From Kirkus Reviews:
Twelve literary tales by mystery-writer Dorner (Freeze Frame, 1990, etc.) covering some 50 years in the history of a family farming community in Wisconsin--a first collection that, at its best, is a haunting evocation of mortality and its contingencies. In the first story--``Love's Mansion,'' set in 1935--Celie lives through a repressed girlhood (her mother binds her breasts) and comes to a sense of how the world is when she helps a local boy birth a calf. Here, Dorner delicately weaves together naturalistic elements and internal reverie. A later story--``Tree House,'' set in 1990--has the same Celie, now old and alone but still independent in her ``bright, almost outlandish clothes.'' She watches Jim Mueller, who has turned his farm over to his son, build a tree house, ostensibly for his grandchildren, and finally gives him her philosophy of life (``The secret is not to be afraid'').
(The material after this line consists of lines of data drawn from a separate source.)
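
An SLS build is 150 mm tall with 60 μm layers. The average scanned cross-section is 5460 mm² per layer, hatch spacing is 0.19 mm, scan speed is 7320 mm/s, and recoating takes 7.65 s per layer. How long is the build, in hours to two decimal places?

Layer count = ceil(150 / 0.06) = 2500.
Scan path per layer: 5460 / 0.19 → 28736.8 mm.
Per-layer scan time = 28736.8 / 7320 = 3.9258 s.
Time per layer: 3.9258 + 7.65 → 11.5758 s.
Total: 2500 × 11.5758 s = 28939.5 s → 8.04 hours.

8.04 hours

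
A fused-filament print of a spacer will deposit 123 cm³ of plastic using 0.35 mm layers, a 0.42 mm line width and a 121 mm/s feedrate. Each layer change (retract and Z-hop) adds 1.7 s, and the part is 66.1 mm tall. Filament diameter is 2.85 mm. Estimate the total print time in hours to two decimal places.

2.01 hours

Line area = 0.35 × 0.42 = 0.147 mm².
Total extruded path = 123000/0.147 = 836734.7 mm.
Print-move time: 836734.7 / 121 → 6915.2 s.
Number of layers: 66.1 / 0.35 → 189 (rounded up).
Non-print overhead = 189 × 1.7, so 321.3 s.
Total = 6915.2 + 321.3 = 7236.5 s = 2.01 hours.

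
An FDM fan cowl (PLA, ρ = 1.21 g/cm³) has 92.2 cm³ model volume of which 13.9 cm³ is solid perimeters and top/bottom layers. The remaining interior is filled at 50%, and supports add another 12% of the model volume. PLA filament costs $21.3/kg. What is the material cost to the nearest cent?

$1.65

Interior volume = 92.2 − 13.9 = 78.3 cm³.
Deposited infill: 0.50 × 78.3 → 39.15 cm³.
Support = 0.12 × 92.2, so 11.064 cm³.
Total printed volume = 13.9 + 39.15 + 11.064, so 64.114 cm³.
Mass: 64.114 × 1.21 → 77.57794 g.
Cost = 77.57794 g / 1000 × $21.3/kg = $1.65.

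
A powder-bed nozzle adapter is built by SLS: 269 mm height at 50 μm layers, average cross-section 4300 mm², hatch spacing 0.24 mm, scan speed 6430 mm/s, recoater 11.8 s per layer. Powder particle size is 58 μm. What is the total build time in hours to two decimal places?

Layer count = ceil(269 / 0.05) = 5380.
Per-layer scan distance: 4300 / 0.24 → 17916.7 mm.
Scan time per layer: 17916.7 / 6430 → 2.7864 s.
Time per layer: 2.7864 + 11.8 → 14.5864 s.
Total: 5380 × 14.5864 s = 78474.832 s → 21.80 hours.

21.80 hours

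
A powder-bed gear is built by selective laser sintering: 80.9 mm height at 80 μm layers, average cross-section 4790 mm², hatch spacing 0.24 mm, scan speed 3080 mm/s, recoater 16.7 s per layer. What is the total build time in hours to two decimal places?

Number of layers: 80.9 / 0.08 → 1012 (rounded up).
Scan path per layer: 4790 / 0.24 → 19958.3 mm.
Per-layer scan time = 19958.3 / 3080 = 6.48 s.
Per-layer time = 6.48 + 16.7, so 23.18 s.
Total: 1012 × 23.18 s = 23458.16 s → 6.52 hours.

6.52 hours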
In other pieces, such as ``Herbert (1948),'' Dorner uses her excellent ear to capture the cumulative effect of small unintended cruelties among men on a threshing crew. In ``Burying Pal (1959),'' a man buries a dead horse and remembers the death of his son from measles; in ``Lee Ann's Little Killing (1971),'' a seven-year-old girl comes to an intimation of the fragility of love when she accidentally knocks out her father with a hammer. And so forth: the stories touch upon ordinary occasions in the life of a community and its values. The best of the later pieces, naturally enough, deal with grief and loss--in ``Mass for the Dead,'' a son loses his mother; in ``Changeling,'' a mother sees her ``beautiful baby'' turn into a ``big, ugly, mean-eyed boy''; and in the ``Before the Forgetting,'' set in present time, an old woman with Alzheimer's goes in and out of memory and awareness. Dorner writes without sentimentality of a vanishing world. Some of these originally appeared in literary magazines such as Great River Review. -- Copyright ©1991, Kirkus Associates, LP. All rights reserved.
From Publishers Weekly:
In her debut collection of 12 stories that follow the lives of seven families in a Midwestern farming community from the 1930s to the present, mystery writer Dorner ( Freeze Frame ) realistically portrays the hardships of rural life and evokes a bygone American era. Her straightforward, unsentimental tales use narrators of varying ages and sexes to describe brief romances, difficult births, family fights and violent deaths. While Dorner's prose style is often pedestrian in the earlier stories (several of the later, more accomplished ones first appeared in literary magazines), her skill in revealing her characters' emotions gives her work warmth and authenticity. In tales like "Changeling," which probes the thoughts of a woman visiting her son in prison, and "Lee Ann's Little Killing," about a girl who thinks she has killed her father, readers feel the protagonists' grief and hysteria. However, Dorner does not in general sufficiently develop the conflicts between characters, and some stories end on frustratingly ambiguous notes. Illustrations by Allen Servoss not seen by PW.